Animal rescuers took to the sea last week to rescue dozens of waterlogged turkey vultures who fell from the sky off the coast of the Florida Keys.

Staff from the local Dolphin Research Center executed the unusual water rescue on Monday when a rare vulture stranding occurred in the water on the Gulf of Mexico side of Marathon. Workers were already in the water, conducting unrelated research, when they spotted a turkey vulture struggling to stay afloat near the shoreline.

Concerned for the stranded animal, DRC officials contacted the Marathon Wild Bird Center, who informed them that if one vulture was stranded at sea, there were likely more nearby. Looking around, the researchers were stunned to discover that the bird center was right.

Near the lone turkey vulture, dozens more waterlogged birds fought to stay above the surface. “Sure enough, they were all over the place,” bird center director Kelly Grinter told the Miami Herald.

With the lives of 60 turkey vultures on the line, the Dolphin Rescue Center team set to work retrieving them from the water. The DRC successfully collected 30 birds, while the Florida Fish and Wildlife Conservation Commission and local fishermen saved the rest.

Like most birds, turkey vultures are not strong swimmers. Once they’re in the water, they’re almost guaranteed to need help getting out again. This is because their feathers quickly become waterlogged, making it impossible to take flight.

“Turkey vultures don’t swim, so staff took them on board and contacted Marathon Wild Bird Center to evaluate the birds,” DRC spokeswoman Allie Proskovec said.

Turkey Vulture Strandings Are Exceedingly Rare in Florida

While it’s more typical to see a whale or dolphin stranding in the Florida Keys, turkey vulture strandings aren’t unheard of. “The reason isn’t clear, but the birds sometimes suffer blunt-force trauma from hitting the water, or simply are cold and waterlogged, without the ability to lift themselves out of the water,” Proskovec said. “These events may be caused by a strong down draft pushing them into water.”

That said, though the turkey vulture stranding wasn’t a novel occurrence, it isn’t anywhere near a normal one, either. According to Kelly Grinter, last week’s incident marked only the second vulture stranding in nearly 30 years. “It doesn’t happen very often,” she said.

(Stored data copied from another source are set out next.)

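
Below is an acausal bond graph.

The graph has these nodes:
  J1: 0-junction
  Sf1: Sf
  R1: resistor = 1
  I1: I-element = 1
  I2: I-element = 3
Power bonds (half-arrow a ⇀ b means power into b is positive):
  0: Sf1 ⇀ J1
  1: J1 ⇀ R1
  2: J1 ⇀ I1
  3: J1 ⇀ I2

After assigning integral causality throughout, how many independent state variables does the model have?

2  (I1, I2 all integral)

b0 stroke→Sf1  (source Sf1 imposes f)
b2 stroke→I1  (I1: I, integral causality)
b3 stroke→I2  (I2: I, integral causality)
b1 stroke→J1  (J1 needs exactly one e-in)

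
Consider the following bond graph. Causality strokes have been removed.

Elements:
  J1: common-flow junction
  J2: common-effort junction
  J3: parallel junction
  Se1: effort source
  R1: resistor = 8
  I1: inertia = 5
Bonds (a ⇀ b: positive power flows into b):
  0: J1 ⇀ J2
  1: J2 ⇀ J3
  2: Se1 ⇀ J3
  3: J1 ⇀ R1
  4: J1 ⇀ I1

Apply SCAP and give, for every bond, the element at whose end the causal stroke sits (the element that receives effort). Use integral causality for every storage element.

#2 stroke at J3  (source Se1 imposes e)
#1 stroke at J2  (J3: bond 2 brought effort, rest push out)
#0 stroke at J1  (common-e at J2 fixed by 1)
#4 stroke at I1  (I1 outputs flow p/I1)
#3 stroke at J1  (common-f at J1 fixed by 4)

#0 stroke→J1
#1 stroke→J2
#2 stroke→J3
#3 stroke→J1
#4 stroke→I1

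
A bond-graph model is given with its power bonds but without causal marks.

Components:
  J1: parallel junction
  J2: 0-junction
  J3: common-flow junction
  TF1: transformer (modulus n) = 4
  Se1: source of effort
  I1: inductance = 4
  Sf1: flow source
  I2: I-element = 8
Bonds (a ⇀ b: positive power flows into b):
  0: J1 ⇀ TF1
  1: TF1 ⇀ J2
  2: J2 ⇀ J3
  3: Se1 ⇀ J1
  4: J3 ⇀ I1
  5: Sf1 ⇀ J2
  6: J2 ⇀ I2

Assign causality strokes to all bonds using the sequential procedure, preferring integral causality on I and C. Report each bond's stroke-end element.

β0 →TF1
β1 →J2
β2 →J3
β3 →J1
β4 →I1
β5 →Sf1
β6 →I2

#3 stroke at J1  (Se1: effort source, stroke at far end)
#5 stroke at Sf1  (Sf1 (Sf) sets flow on bond)
#0 stroke at TF1  (common-e at J1 fixed by 3)
#1 stroke at J2  (through TF1, causality passes straight; one stroke at TF1)
#2 stroke at J3  (J2 effort already set via bond 1)
#6 stroke at I2  (common-e at J2 fixed by 1)
#4 stroke at I1  (closing 1-jn rule on J3)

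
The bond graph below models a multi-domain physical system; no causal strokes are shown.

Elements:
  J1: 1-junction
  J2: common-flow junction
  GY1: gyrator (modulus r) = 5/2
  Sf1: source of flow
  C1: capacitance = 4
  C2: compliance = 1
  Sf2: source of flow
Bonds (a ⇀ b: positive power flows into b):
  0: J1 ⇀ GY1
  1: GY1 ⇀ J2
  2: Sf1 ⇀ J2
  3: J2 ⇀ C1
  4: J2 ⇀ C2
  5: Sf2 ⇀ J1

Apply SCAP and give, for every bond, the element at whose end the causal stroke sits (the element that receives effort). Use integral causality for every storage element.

β0 →J1
β1 →J2
β2 →Sf1
β3 →J2
β4 →J2
β5 →Sf2

bond 2 stroke→Sf1  (Sf1 fixes flow; stroke at Sf1)
bond 5 stroke→Sf2  (Sf2: flow source, stroke at near end)
bond 0 stroke→J1  (1-jn J1 has f-setter on 5)
bond 1 stroke→J2  (1-jn J2 has f-setter on 2)
bond 3 stroke→J2  (1-jn J2 has f-setter on 2)
bond 4 stroke→J2  (1-jn J2 has f-setter on 2)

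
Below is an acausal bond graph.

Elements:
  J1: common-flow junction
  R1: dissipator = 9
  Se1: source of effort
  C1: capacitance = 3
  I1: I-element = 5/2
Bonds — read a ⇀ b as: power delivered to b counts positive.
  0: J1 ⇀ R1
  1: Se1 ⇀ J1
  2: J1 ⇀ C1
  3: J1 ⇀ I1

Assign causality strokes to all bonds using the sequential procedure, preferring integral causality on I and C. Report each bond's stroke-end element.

β1 →J1  (Se1 fixes effort; stroke away)
β2 →J1  (C1: C, integral causality)
β3 →I1  (prefer integral on I1)
β0 →J1  (J1 flow already set via bond 3)

#0 |J1
#1 |J1
#2 |J1
#3 |I1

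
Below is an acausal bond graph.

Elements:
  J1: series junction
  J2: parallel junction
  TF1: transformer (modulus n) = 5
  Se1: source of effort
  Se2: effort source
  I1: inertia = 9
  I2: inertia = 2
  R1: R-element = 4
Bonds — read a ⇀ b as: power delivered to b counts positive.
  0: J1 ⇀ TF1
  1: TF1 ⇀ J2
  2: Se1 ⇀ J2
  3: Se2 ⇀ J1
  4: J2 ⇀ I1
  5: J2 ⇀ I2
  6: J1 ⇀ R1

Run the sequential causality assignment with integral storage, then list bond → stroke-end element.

#0 stroke→J1
#1 stroke→TF1
#2 stroke→J2
#3 stroke→J1
#4 stroke→I1
#5 stroke→I2
#6 stroke→R1

β2 →J2  (source Se1 imposes e)
β3 →J1  (source Se2 imposes e)
β1 →TF1  (common-e at J2 fixed by 2)
β4 →I1  (J2: bond 2 brought effort, rest push out)
β5 →I2  (J2 effort already set via bond 2)
β0 →J1  (through TF1, causality passes straight; one stroke at TF1)
β6 →R1  (J1: last free bond brings flow in)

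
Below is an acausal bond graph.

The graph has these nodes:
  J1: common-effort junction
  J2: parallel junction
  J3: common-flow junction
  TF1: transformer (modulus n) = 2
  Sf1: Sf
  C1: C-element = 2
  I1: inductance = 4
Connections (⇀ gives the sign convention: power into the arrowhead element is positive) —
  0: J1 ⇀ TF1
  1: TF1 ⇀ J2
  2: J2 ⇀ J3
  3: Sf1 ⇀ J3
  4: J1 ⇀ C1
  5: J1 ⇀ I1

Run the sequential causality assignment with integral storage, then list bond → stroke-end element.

#0 stroke→TF1
#1 stroke→J2
#2 stroke→J3
#3 stroke→Sf1
#4 stroke→J1
#5 stroke→I1

bond 3 stroke→Sf1  (Sf1 (Sf) sets flow on bond)
bond 2 stroke→J3  (J3: bond 3 brought flow, rest push out)
bond 1 stroke→J2  (J2: last free bond brings effort in)
bond 0 stroke→TF1  (through TF1, causality passes straight; one stroke at TF1)
bond 4 stroke→J1  (prefer integral on C1)
bond 5 stroke→I1  (J1 effort already set via bond 4)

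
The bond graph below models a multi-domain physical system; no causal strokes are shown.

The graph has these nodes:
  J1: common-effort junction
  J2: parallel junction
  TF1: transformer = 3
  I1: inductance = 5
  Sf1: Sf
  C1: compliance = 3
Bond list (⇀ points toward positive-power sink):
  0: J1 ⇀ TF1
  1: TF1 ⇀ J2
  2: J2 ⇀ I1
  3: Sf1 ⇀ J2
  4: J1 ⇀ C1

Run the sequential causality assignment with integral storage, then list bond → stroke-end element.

#0 stroke at TF1
#1 stroke at J2
#2 stroke at I1
#3 stroke at Sf1
#4 stroke at J1

β3 stroke at Sf1  (source Sf1 imposes f)
β2 stroke at I1  (I1: I, integral causality)
β1 stroke at J2  (J2 needs exactly one e-in)
β0 stroke at TF1  (TF TF1: opposite of bond 1)
β4 stroke at J1  (J1 needs exactly one e-in)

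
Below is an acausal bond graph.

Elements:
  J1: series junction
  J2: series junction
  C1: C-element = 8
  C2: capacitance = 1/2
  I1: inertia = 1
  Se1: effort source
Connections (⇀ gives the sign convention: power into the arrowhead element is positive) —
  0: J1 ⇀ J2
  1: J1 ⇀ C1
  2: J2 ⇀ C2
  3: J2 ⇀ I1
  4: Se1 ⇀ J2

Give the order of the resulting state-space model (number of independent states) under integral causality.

3  (C1, C2, I1 all integral)

#4 stroke at J2  (source Se1 imposes e)
#1 stroke at J1  (prefer integral on C1)
#0 stroke at J2  (closing 1-jn rule on J1)
#2 stroke at J2  (C2 outputs effort q/C2)
#3 stroke at I1  (J2 needs exactly one f-in)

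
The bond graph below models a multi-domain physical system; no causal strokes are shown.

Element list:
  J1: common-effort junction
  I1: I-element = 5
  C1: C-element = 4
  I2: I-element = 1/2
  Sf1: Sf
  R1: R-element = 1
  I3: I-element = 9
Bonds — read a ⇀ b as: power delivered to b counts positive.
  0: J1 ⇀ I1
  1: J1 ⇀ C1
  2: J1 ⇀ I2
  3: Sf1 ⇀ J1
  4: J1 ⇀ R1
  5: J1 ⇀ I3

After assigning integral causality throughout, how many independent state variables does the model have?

4  (C1, I1, I2, I3 all integral)

β3 stroke at Sf1  (Sf1: flow source, stroke at near end)
β0 stroke at I1  (I1 integral (f out))
β1 stroke at J1  (prefer integral on C1)
β2 stroke at I2  (common-e at J1 fixed by 1)
β4 stroke at R1  (common-e at J1 fixed by 1)
β5 stroke at I3  (J1 effort already set via bond 1)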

Overall, the turkey vulture rescue effort was a success. Unfortunately, however, a few of the birds didn’t survive the near-drowning. Two died in the water and five died days later as a result of the incident. The other 53 received careful care and then happily went back to feasting on decaying flesh in the wild.

As migratory birds, turkey vultures don’t call the Florida Keys home all year. Still, they play a vital role in the ecosystem when they do stop by. Vultures are essential for the overall health of an ecosystem, as they remove pathogens from the environment.

In doing so, they “keep the ecosystem disease-free,” Proskokev said. “Their digestive systems contain a very strong acid that destroys many of the harmful substances found in dead animals.”